Thomas Sowell on Intellectuals and Society
Here is something we can look forward to thanks to the great Danish experiment in Silly Wind Power,
Danish Wind Turbine Explosion
Where I live 100% of our electricity is generated by hydropower. The electricity is generated whether we use it or not. NOT using it is wasteful. Of course that doesn’t stop the econuts from trying to punish us into submission via our power bill and even more stupidly, require that we pay for very expensive wind turbines, which are cleverly erected just over the hill from the dam that is the actual source of our power.
RE: Bring it in from Canada amd Mexico
Banning alcohol didn’t work during Prohibition and banning incan. bulbs also won’t work.
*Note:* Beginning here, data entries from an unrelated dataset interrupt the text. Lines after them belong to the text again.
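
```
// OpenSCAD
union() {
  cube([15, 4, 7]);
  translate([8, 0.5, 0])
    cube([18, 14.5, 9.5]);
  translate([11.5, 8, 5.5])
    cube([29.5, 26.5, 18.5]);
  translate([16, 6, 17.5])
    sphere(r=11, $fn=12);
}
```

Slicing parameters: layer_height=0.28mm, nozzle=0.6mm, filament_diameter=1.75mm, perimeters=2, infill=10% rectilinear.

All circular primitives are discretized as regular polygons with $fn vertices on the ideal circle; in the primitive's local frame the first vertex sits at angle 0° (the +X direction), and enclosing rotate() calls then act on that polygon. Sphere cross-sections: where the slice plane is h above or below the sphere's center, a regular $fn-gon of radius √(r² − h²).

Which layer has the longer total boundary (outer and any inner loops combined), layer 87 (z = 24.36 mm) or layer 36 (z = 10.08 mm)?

Layer 87 (z = 24.36): the cube is not intersected at this z (z outside [0, 7]); the cube at (8, 0.5) does not reach this height (z outside [0, 9.5]); the cube at (11.5, 8) is not intersected at this z (z outside [5.5, 24]); the r=11 sphere at (16, 6) slices to a regular 12-gon of circumradius 8.599 (√(r²−h²) with h=6.86 from center) (perimeter = 2·12·8.599·sin(180°/12) = 53.41 mm); Taking the union: only the r=11 sphere at (16, 6) is present, so the union is just that shape — boundary = 53.41 mm. So its perimeter = 53.41 mm. Layer 36 (z = 10.08): the cube does not reach this height (z outside [0, 7]); the cube at (8, 0.5) does not reach this height (z outside [0, 9.5]); the 29.5×26.5 cube at (11.5, 8) contributes its full rectangle (perimeter 112.00 mm); the r=11 sphere at (16, 6) contributes a regular 12-gon of circumradius √(11²−7.42²) = 8.121 (perimeter = 2·12·8.121·sin(180°/12) = 50.44 mm); Merging all regions: the regions partially overlap (shared area 58.51 mm²), so the edge portions inside another operand are dropped and the merged outline is re-measured after clipping — boundary = 130.40 mm. So its perimeter = 130.40 mm. Layer 36 is larger (130.40 vs 53.41 mm).

layer 36 (z = 10.08 mm)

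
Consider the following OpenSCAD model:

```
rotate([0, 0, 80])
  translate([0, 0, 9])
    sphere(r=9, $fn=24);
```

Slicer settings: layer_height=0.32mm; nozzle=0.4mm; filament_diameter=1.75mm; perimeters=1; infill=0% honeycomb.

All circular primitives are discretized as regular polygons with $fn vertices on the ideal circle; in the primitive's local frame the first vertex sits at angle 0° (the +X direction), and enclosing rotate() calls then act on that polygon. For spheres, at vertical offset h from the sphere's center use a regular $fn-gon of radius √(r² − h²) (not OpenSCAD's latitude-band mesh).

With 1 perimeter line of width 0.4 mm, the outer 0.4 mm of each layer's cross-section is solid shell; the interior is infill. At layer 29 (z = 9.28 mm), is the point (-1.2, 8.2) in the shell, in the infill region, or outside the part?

At z = 9.28 mm: the r=9 sphere contributes a regular 24-gon of circumradius √(9²−0.28²) = 8.996; (whole slice rotated 80° about Z — lengths, areas and connectivity unchanged). Overall, the cross-section is a single solid region. Undo the 80° rotation: the query point maps to (7.867, 2.606) in the un-rotated model frame. The nearest boundary edge runs (8.69, 2.33)→(7.79, 4.50); distance from the point to it = 0.65 mm. The point is inside the cross-section and 0.65 mm from the nearest boundary — more than the 0.4 mm shell width (1 × 0.4), so it's in the infill interior.

infill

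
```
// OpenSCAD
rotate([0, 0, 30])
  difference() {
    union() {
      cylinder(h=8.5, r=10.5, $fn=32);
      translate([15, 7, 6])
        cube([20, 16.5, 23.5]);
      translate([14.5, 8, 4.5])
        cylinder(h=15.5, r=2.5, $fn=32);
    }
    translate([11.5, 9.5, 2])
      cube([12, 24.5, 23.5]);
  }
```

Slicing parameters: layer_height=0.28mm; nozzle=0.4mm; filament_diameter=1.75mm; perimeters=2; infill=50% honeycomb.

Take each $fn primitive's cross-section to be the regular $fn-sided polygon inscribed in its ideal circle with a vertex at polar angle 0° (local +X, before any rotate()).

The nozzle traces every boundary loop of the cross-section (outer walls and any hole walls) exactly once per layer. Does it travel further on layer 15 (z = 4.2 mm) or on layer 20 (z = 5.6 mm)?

layer 20 (z = 5.6 mm)

Layer 15 (z = 4.2): the r=10.5 cylinder gives a regular 32-gon of circumradius 10.5 (constant along its height) (perimeter = 2·32·10.500·sin(180°/32) = 65.87 mm); the cube at (15, 7) is not intersected at this z (z outside [6, 29.5]); the cylinder at (14.5, 8) does not reach this height (z outside [4.5, 20]); Combining (union): only the r=10.5 cylinder is present, so the union is just that shape — boundary = 65.87 mm; the cube at (11.5, 9.5) is present — its section is the full 12×24.5 rectangle (perimeter 73.00 mm); Subtracting the remaining from the first: starting from that combined region, the 12×24.5 cube at (11.5, 9.5) misses the remaining region (no effect) — boundary = 65.87 mm; (whole slice rotated 30° about Z — lengths, areas and connectivity unchanged). So its perimeter = 65.87 mm. Layer 20 (z = 5.6): the r=10.5 cylinder gives a regular 32-gon of circumradius 10.5 (constant along its height) (perimeter = 2·32·10.500·sin(180°/32) = 65.87 mm); the cube at (15, 7) is not intersected at this z (z outside [6, 29.5]); the cylinder at (14.5, 8): section is a regular 32-gon, circumradius r=2.5 (perimeter = 2·32·2.500·sin(180°/32) = 15.68 mm); Merging all regions: the 2 present regions are separate (no shared area or edge), so areas and boundary lengths simply add and each stays a separate island — boundary = 81.55 mm; the cube at (11.5, 9.5) (footprint 12×24.5) is included at this height (perimeter 73.00 mm); Subtracting the remaining from the first: starting from that combined region, the 12×24.5 cube at (11.5, 9.5) partially overlaps it — only the 2.76 mm² overlap (of its 294.00 mm²) is removed, clipping the outline — boundary = 80.91 mm; (rotated 30° about Z; rotation is an isometry so areas/perimeters/island counts are preserved). So its perimeter = 80.91 mm. Layer 20 is larger (80.91 vs 65.87 mm).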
The mob and drug dealers are going to rake in megatons of cash smuggling in light bulbs.
Can you ever imagine using CFL’s for a cozy dinner party?
The quango running Europe, commonly known as The European Union, is slowly banning your common incandescent light bulb, 100Watt went last year (But if you ask for “Rough Service Bulbs” at DIY shops etc, they’re still available, because the wording didn’t cover that usage!), 60Watt are next in line.
They also banned industry making Mercury filled barometers, due to fears of pollution if they break or are disposed of.
So, what do the marvelous CFLs use to produce their hideous light? Yep, Mercury!
Dr Spencer’s showing SSTs going downhill in a big way, so another hard winter coming our way and another nail in the AGW coffin?